With UFW, Chavez and Huerta brought national attention to the ongoing struggle for farmworkers.  Inspired by people like Martin Luther King Jr. and Mahatma Gandhi, Chavez’s tactics were based on civil disobedience and nonviolent action. This included grassroots organizing, strikes, marches, boycotts, and fasts. Chavez famously supported initiatives across the country — including the 1965 Filipino American Delano grape strike, the 1966 Southern Texas Starr County fruit workers plight, and the 1970’s Salad Bowl strike — all in the name of higher wages and better working conditions for farmworkers. In partnership with UFW and unions, he championed the passage of the California Agricultural Labor Relations Act, which gave collective bargaining rights to farmworkers. 

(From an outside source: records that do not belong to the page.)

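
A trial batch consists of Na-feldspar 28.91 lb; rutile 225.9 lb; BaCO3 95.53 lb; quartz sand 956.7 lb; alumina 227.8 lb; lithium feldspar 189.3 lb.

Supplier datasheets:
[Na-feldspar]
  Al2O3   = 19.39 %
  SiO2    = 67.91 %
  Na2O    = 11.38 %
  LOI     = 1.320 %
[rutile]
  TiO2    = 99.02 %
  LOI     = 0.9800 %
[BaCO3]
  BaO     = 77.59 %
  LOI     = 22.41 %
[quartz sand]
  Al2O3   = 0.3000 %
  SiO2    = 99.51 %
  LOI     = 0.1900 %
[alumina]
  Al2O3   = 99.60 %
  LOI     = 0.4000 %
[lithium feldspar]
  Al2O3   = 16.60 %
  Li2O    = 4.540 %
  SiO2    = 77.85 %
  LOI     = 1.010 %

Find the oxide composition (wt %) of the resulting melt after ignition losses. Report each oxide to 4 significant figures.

Each numeric step holds full float precision through every step — the intermediate values are shown (rounded to four significant digits) between the steps. Every reported number is rounded a single time — all derived quantities, which include glass mass, LOI, yield, the six compositions, totals, are recomputed at full precision, exactly as shown in question or answer, from the weighed amounts per 1695 lb of glass.
What the batch supplies per oxide:
  Al2O3: 28.91·0.1939 + 956.7·0.003000 + 227.8·0.9960 + 189.3·0.1660 = 266.8 lb
  Li2O: 189.3·0.04540 = 8.594 lb
  SiO2: 28.91·0.6791 + 956.7·0.9951 + 189.3·0.7785 = 1119 lb
  TiO2: 225.9·0.9902 = 223.7 lb
  Na2O: 28.91·0.1138 = 3.290 lb
  BaO: 95.53·0.7759 = 74.12 lb
LOI: 28.91·0.01320 + 225.9·0.009800 + 95.53·0.2241 + 956.7·0.001900 + 227.8·0.004000 + 189.3·0.01010 = 28.64 lb
Resulting glass, batch − LOI: 1724 − 28.64 = 1695 lb (= Σ oxide masses)
each wt % is 100 × oxide ÷ glass

Glass mass = 1695 lb (batch 1724 − LOI 28.64).
Composition: Al2O3 15.74%, Li2O 0.5069%, SiO2 66.00%, TiO2 13.19%, Na2O 0.1940%, BaO 4.372%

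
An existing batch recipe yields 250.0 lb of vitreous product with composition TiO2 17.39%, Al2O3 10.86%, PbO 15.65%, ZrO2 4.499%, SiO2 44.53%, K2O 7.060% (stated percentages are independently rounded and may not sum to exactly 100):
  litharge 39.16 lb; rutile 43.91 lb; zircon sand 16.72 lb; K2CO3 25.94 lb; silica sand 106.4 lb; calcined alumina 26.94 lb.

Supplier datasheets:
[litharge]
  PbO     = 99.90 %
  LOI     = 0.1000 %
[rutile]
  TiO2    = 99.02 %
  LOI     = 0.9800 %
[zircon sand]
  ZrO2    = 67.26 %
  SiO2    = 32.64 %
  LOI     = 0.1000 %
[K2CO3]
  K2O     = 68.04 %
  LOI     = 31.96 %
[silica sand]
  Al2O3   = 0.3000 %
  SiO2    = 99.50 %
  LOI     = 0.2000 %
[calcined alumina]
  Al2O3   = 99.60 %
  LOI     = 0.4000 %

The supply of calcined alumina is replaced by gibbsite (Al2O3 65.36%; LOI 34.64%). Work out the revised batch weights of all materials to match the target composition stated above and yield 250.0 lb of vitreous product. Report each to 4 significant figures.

Revised batch per 250.0 lb vitreous product:
  litharge: 39.16 lb
  rutile: 43.91 lb
  zircon sand: 16.72 lb
  K2CO3: 25.94 lb
  silica sand: 106.4 lb
  gibbsite: 41.05 lb
Total batch = 273.2 lb; LOI loss = 23.21 lb

Every computation carries full float precision from first step to last; the intermediate values are displayed (rounded to four significant figures) within the worked lines. Each reported value carries a single rounding — all derived quantities (net glass mass, six oxide percentages, ignition loss, the yield, totals) are carried from the weighed amounts for 250.0 lb of glass at exact precision precisely as stated by problem or answer.
Oxide-by-oxide targets in 250.0 lb vitreous product:
  TiO2: 17.39% × 250.0 = 43.48 lb
  Al2O3: 10.86% × 250.0 = 27.15 lb
  PbO: 15.65% × 250.0 = 39.12 lb
  ZrO2: 4.499% × 250.0 = 11.25 lb
  SiO2: 44.53% × 250.0 = 111.3 lb
  K2O: 7.060% × 250.0 = 17.65 lb
Oxide-by-oxide audit on the weights just shown, against the basis in use (delivered sums recover each target once rounding is allowed for):
  TiO2: 43.91·0.9902 = 43.48 lb (target 43.48 lb)
  Al2O3: 106.4·0.003000 + 41.05·0.6536 = 27.15 lb (target 27.15 lb)
  PbO: 39.16·0.9990 = 39.12 lb (target 39.12 lb)
  ZrO2: 16.72·0.6726 = 11.25 lb (target 11.25 lb)
  SiO2: 16.72·0.3264 + 106.4·0.9950 = 111.3 lb (target 111.3 lb)
  K2O: 25.94·0.6804 = 17.65 lb (target 17.65 lb)
Glass-mass sanity pass: the batch minus its LOI: 250.0 lb (the targets, summed, come to 250.0 lb; stated basis 250.0 lb — differing by rounding only).
Total batch = Σ batch = 273.2 lb; the LOI term Σ batch·LOI equals 23.21 lb; as yield: glass ÷ batch → 91.50%.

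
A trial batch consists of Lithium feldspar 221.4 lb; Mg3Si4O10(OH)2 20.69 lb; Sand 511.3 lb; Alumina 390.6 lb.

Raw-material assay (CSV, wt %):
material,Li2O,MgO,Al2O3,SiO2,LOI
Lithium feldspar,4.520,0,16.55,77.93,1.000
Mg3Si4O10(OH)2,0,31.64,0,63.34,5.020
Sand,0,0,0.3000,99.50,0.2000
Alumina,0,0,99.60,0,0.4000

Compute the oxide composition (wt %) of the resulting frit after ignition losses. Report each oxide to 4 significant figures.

Glass mass = 1138 lb (batch 1144 − LOI 5.838).
Composition: Li2O 0.8793%, MgO 0.5752%, Al2O3 37.54%, SiO2 61.01%

Each numeric step holds exact precision from start to finish — values along the way are shown, rounded to 4 significant figures, on the page; a single rounding completes each reported figure; the derived quantities (four oxide percentages, yield, ignition loss, glass mass, totals) are carried in full float precision using the weight values for 1138 lb of glass as they appear in question or answer.
Oxide-by-oxide delivered mass:
  Li2O: 221.4·0.04520 = 10.01 lb
  MgO: 20.69·0.3164 = 6.546 lb
  Al2O3: 221.4·0.1655 + 511.3·0.003000 + 390.6·0.9960 = 427.2 lb
  SiO2: 221.4·0.7793 + 20.69·0.6334 + 511.3·0.9950 = 694.4 lb
LOI: 221.4·0.01000 + 20.69·0.05020 + 511.3·0.002000 + 390.6·0.004000 = 5.838 lb
batch − LOI leaves glass = 1144 − 5.838 = 1138 lb (matching Σ of the oxides)
wt %: oxide over glass, times 100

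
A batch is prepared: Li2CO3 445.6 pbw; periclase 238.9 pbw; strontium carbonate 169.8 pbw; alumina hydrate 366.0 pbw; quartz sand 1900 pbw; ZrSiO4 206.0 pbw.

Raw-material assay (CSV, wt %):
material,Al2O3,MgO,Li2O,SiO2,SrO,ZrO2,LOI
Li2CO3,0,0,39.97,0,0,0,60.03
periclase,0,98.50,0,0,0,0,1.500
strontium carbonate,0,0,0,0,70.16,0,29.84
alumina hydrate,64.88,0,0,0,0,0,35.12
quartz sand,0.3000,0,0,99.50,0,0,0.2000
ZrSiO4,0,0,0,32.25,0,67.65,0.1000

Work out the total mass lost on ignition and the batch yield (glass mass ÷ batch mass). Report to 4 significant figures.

LOI loss = 454.3 pbw; glass = 2872 pbw; yield = 86.34%

In-progress results are shown rounded to four significant figures in the working — every computation holds exact precision from start to finish; a single rounding completes every reported number — the derived quantities, which include the totals, the six compositions, ignition loss, the yield, glass mass, are computed in full float precision, as written in the problem or the answer, using the weight values per 2872 pbw of glass.
Ignition loss by material:
  Li2CO3: 445.6 × 0.6003 = 267.5 pbw
  periclase: 238.9 × 0.01500 = 3.583 pbw
  strontium carbonate: 169.8 × 0.2984 = 50.67 pbw
  alumina hydrate: 366.0 × 0.3512 = 128.5 pbw
  quartz sand: 1900 × 0.002000 = 3.800 pbw
  ZrSiO4: 206.0 × 0.001000 = 0.2060 pbw
Total LOI = 454.3 pbw
Glass = batch − LOI = 3326 − 454.3 = 2872 pbw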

Naturally Chavez inspired others, leading to the founding of two independent unions in the Midwest: Obreros Unidos in Wisconsin in 1966 and the Farm Labor Organizing Committee (FLOC) in Ohio in 1967. 

Continuing La Lucha

Today the UFW is still active, organizing and creating change at the forefront. Similarly,  Green Foothills continues to be on the front lines of the fight to protect farmland and support farming – including affordable and safe farmworker housing –  in San Mateo and Santa Clara Counties. Through our work, we are seeking to improve our local food system that is now more critical than ever in this age of climate change and global health risks.